For years, I’ve been showing abandoned spouses how to invoke canon law to ask the Church for help during a marriage break-up. However, in the United States, Catholic chancery personnel seem to think that the civil courts are the authority with rightful power to decide cases of separation and divorce. My research findings show the opposite.
One abandoned wife who submitted a canon law petition was just featured in Leila Miller’s blog yesterday, “When even the Church abandons the abandoned spouse.”
Miller is the author of books: “Impossible” Marriages Redeemed: They Didn’t End the Story in the Middle endorsed by Bishop Athanasius Schneider; and Primal Loss: The Now-Adult Children of Divorce Speak, endorsed by Cardinal Sarah. About divorce, she says in her blog yesterday, “nothing in that carnage grieves me as deeply as when the agents of the Catholic Church are complicit in the dismantling of Catholic families.” Miller published a diocese’ response that one abandoned wife received with identifying information removed. “What she received in return” says Miller, “was, in my opinion, scandalous: cruel, condescending, and in opposition to Church teaching and the moral law.”
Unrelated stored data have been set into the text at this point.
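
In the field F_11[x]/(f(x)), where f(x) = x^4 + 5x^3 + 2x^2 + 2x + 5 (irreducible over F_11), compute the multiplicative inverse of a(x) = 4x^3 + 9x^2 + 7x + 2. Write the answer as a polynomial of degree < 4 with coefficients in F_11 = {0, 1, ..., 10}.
a(x)^(-1) ≡ 5x^3 + 8x^2 + 4x + 6 (mod f(x))

Since f is irreducible over F_11, F_11[x]/(f) is a field and a(x) ≠ 0 has an inverse. Apply the extended Euclidean algorithm to f(x) and a(x) in F_11[x]: f(x) = (3x)·a(x) + (3x^2 + 7x + 5);  a(x) = (5x + 6)·(3x^2 + 7x + 5) + (6x + 5);  (3x^2 + 7x + 5) = (6x + 9)·(6x + 5) + (4). The last nonzero remainder is the constant 4 = gcd(f, a) in F_11. Back-substituting through the division chain expresses 4 = s(x)·a(x) + t(x)·f(x) with s(x) ≡ 9x^3 + 10x^2 + 5x + 2 (mod f), so (9x^3 + 10x^2 + 5x + 2)·a(x) ≡ 4 (mod f). Multiplying by 4^(-1) ≡ 3 in F_11 gives a(x)^(-1) ≡ 3·(9x^3 + 10x^2 + 5x + 2) ≡ 5x^3 + 8x^2 + 4x + 6 (mod f). Check: (4x^3 + 9x^2 + 7x + 2)·(5x^3 + 8x^2 + 4x + 6) = 9x^6 + 2x^4 + 5x^3 + 10x^2 + 6x + 1 ≡ 1 (mod x^4 + 5x^3 + 2x^2 + 2x + 5).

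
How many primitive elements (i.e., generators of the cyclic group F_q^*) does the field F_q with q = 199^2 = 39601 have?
There are φ(39600) = 9600 primitive elements

F_q^* is cyclic of order q - 1 = 39600. A cyclic group of order m has exactly φ(m) generators. Here m = 39600 = 2^4 · 3^2 · 5^2 · 11, so the number of primitive elements is φ(39600) = 9600.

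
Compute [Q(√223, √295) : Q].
[Q(√223, √295) : Q] = 4

[Q(√223):Q] = 2 (min poly x^2 - 223, irreducible since 223 is squarefree > 1). For the top step, suppose √295 ∈ Q(√223), say √295 = c + d√223 with c, d ∈ Q. Squaring: 295 = c^2 + 223d^2 + 2cd√223. Since √223 ∉ Q this forces 2cd = 0. If d = 0 then √295 = c ∈ Q, contradicting 295 squarefree > 1. If c = 0 then 295 = 223d^2, so 223·295 = (223d)^2 is a perfect square in Q — but 223·295 = 65785 is not a perfect square (since 223 and 295 are distinct squarefree integers). Contradiction. Hence √295 ∉ Q(√223), so x^2 - 295 stays irreducible over Q(√223) and [Q(√223, √295) : Q(√223)] = 2. By the tower law, [Q(√223, √295) : Q] = 2 · 2 = 4.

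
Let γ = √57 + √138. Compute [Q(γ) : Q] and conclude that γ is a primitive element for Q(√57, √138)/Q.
[Q(γ) : Q] = 4 (equivalently, Q(γ) = Q(√57, √138))

Obviously Q(γ) ⊆ Q(√57, √138), and [Q(√57, √138):Q] = 4 (since 57, 138 are distinct squarefree integers > 1 with 7866 not a perfect square). To show equality we compute the minimal polynomial of γ. From γ = √57 + √138: γ^2 = 57 + 2√(7866) + 138 = 195 + 2√(7866), so γ^2 - 195 = 2√(7866); squaring, (γ^2 - 195)^2 = 4·7866, i.e. γ^4 - 390γ^2 + 38025 - 31464 = 0, i.e. γ^4 - 390γ^2 + 6561 = 0. So γ is a root of x^4 - 390x^2 + 6561. This polynomial is irreducible over Q: it has no rational root (each ±√57 ± √138 is irrational), and any factorization into two quadratics over Q would force √(7866) ∈ Q (pairing opposite roots) or √57, √138 ∈ Q (other pairings), all impossible. Hence [Q(γ):Q] = 4 = [Q(√57, √138):Q], so Q(γ) = Q(√57, √138).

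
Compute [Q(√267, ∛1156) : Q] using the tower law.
[Q(√267, ∛1156) : Q] = 6

Let L = Q(√267, ∛1156). Since Q(√267) ⊂ L and [Q(√267):Q] = 2, the tower law gives 2 | [L:Q]. Likewise Q(∛1156) ⊂ L with [Q(∛1156):Q] = 3 (because 1156 is not a perfect cube), so 3 | [L:Q]. As gcd(2,3) = 1, [L:Q] is divisible by 6. Conversely L is generated over Q by √267 and ∛1156, so [L:Q] ≤ 2·3 = 6. Therefore [Q(√267, ∛1156) : Q] = 6.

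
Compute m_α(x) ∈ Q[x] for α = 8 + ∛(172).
m_α(x) = x^3 - 24x^2 + 192x - 684

Set β = α - 8 = ∛(172), so β^3 = 172. Then (α - 8)^3 - 172 = 0, i.e. α is a root of g(x) = (x - 8)^3 - 172 = x^3 - 24x^2 + 192x - 684. Since g(x) = h(x - 8) where h(x) = x^3 - 172, and h is irreducible over Q (because 172 is not a perfect cube, so h has no rational root, and a monic cubic with no rational root is irreducible), g is also irreducible (irreducibility is preserved under the substitution x → x - 8). Hence m_α(x) = x^3 - 24x^2 + 192x - 684.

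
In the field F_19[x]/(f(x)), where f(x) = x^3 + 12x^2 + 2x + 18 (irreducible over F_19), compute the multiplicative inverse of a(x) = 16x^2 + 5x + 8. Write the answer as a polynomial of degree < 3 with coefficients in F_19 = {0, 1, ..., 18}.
a(x)^(-1) ≡ 4x + 4 (mod f(x))

Since f is irreducible over F_19, F_19[x]/(f) is a field and a(x) ≠ 0 has an inverse. Apply the extended Euclidean algorithm to f(x) and a(x) in F_19[x]: f(x) = (6x + 6)·a(x) + (8). The last nonzero remainder is the constant 8 = gcd(f, a) in F_19. Back-substituting through the division chain expresses 8 = s(x)·a(x) + t(x)·f(x) with s(x) ≡ 13x + 13 (mod f), so (13x + 13)·a(x) ≡ 8 (mod f). Multiplying by 8^(-1) ≡ 12 in F_19 gives a(x)^(-1) ≡ 12·(13x + 13) ≡ 4x + 4 (mod f). Check: (16x^2 + 5x + 8)·(4x + 4) = 7x^3 + 8x^2 + 14x + 13 ≡ 1 (mod x^3 + 12x^2 + 2x + 18).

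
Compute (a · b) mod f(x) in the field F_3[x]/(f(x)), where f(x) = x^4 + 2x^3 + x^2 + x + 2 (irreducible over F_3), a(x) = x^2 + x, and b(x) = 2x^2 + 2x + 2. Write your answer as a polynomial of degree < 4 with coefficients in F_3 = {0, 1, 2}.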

Some time ago, the woman in Miller’s blog did appeal to Cardinal Sarah’s Congregation of Divine Worship and Discipline of the Sacraments, but they never conducted a proceeding deciding the controversy she raised. Today, I’m sending a cover letter to Cardinal Sarah for a number of aggrieved appellants, in addition to the woman in Miller’s blog. All never had their recourse decided by his Congregation. See my cover letter HERE that says the following:
Appellant’s recourse to the Congregation was made after a lawful administrative petition was never decided by the Bishop. The Bishop did not undergo an administrative proceeding concluding in a singular administrative act deciding the controversy raised. The appellant sought a decree deciding the controversy in a case of separation of spouses. The respondent is alleged to have abandoned parties’ marriage. Petitioner sought diocesan assistance for reconciliation, or a decree informing the respondent that the respondent is a malicious abandoner.
The diocesan leadership in the United States errs when they relegate their exclusive authority in cases of separation of spouses to the civil forum. This error is exacerbated because the civil forum uses no-fault divorce. Therein, the state purports to have competence to relieve every abandoning spouse of his or her obligation to both maintain the common conjugal life and contribute one’s share of the secondary end of marriage: mutual help. Additionally, divorce defendants, who have committed no offense justifying separation, routinely lose everyday access to their children which causes immense pain and gives scandal.
Your Congregation conducted no proceeding addressing the attached recourse.
Christ, through his Church, has much more to offer married couples in crises than we are seeing right now in the United States. We must correct the harmful policy of having government divorce courts decide cases prior to any Catholic canon law investigation.